As an aspiring doctor, the Richmond native began serving with his local rescue squad to get more experience that aligned with his career goals. Though there are some emergency calls one might expect – such as cardiac arrests and strokes – many engagements are more low-key. For Phillips, the most meaningful part of the job is meeting people across the community and getting the chance to make someone’s day better.

“It feels like, especially nowadays, we are so isolated from everyone else,” he said. “You know, we’re in our own little world, and maybe you know 10 people personally and then everyone else is just a profile on Snapchat or Instagram. But [in the ambulance], you’re going out, being a member of the community, seeing a lot of people and getting to be a public servant.”

Phillips noted that his desire to serve others has always been a part of him, but it began to really flourish at VCU.

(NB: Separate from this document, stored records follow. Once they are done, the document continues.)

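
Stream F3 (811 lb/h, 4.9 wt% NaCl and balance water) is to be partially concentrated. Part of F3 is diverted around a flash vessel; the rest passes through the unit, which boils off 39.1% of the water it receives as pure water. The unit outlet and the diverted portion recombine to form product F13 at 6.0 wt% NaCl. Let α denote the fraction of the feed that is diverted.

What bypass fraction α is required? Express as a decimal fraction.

0.507

All 811×0.049 = 39.739 lb/h of NaCl reaches F13, so F13 = 39.739/0.060 = 662.32 lb/h and vapour = 148.68 lb/h.
The evaporator receives (1−α)·811 of feed at 0.951 water and removes 0.391 of that water:
0.391×0.951×(1−α)×811 = 148.68
(1−α) = 148.68/301.56 = 0.4930;  α = 0.5070.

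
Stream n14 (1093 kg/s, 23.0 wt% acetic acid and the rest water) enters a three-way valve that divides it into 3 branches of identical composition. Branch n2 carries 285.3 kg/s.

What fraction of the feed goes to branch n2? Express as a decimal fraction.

0.261

Fraction to n2 = 285.3/1093 = 0.2610.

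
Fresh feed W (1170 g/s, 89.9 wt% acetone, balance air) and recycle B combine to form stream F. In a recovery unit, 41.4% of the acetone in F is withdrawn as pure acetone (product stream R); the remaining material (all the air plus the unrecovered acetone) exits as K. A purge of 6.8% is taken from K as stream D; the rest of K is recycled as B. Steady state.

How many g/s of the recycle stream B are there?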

“A lot of people live their lives trying to find what their purpose is, and that’s not really something I had before,” he said. “When I came to VCU, I didn’t really know what I wanted to do with my life, and it was philosophy that really showed me the purpose and what really set me on the pre-med track. It was learning about values in the world and – after that moment, taking my first ethics class – realizing that there’s stuff that’s important in the world, things matter, and it’s something I want to help.”

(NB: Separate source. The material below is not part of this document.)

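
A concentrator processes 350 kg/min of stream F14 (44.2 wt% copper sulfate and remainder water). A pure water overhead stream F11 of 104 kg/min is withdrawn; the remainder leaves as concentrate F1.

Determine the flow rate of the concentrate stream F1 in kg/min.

246 kg/min

Concentrate = 350 − 104 = 246 kg/min.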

After graduation in May, Phillips intends to take a gap year or two, building his résumé and spending some time away from the classroom before he embarks on the long years of medical school. He plans to continue working with the rescue squad and taking on more responsibility, as well as potentially do some writing. In May, he also will begin working in cardio-oncology through a laboratory at VCU’s Pauley Heart Center.

With graduation bringing big changes, Phillips is taking a philosophical approach to the adjustment.

“Endings are always sad,” he said. “There’s so many amazing departments and professors here. They’ve just been such great people to me and helped me learn so much, so it’s scary to leave that. But I always think, everything ends but everything begins again, too, and that’s always happy. So be happy.”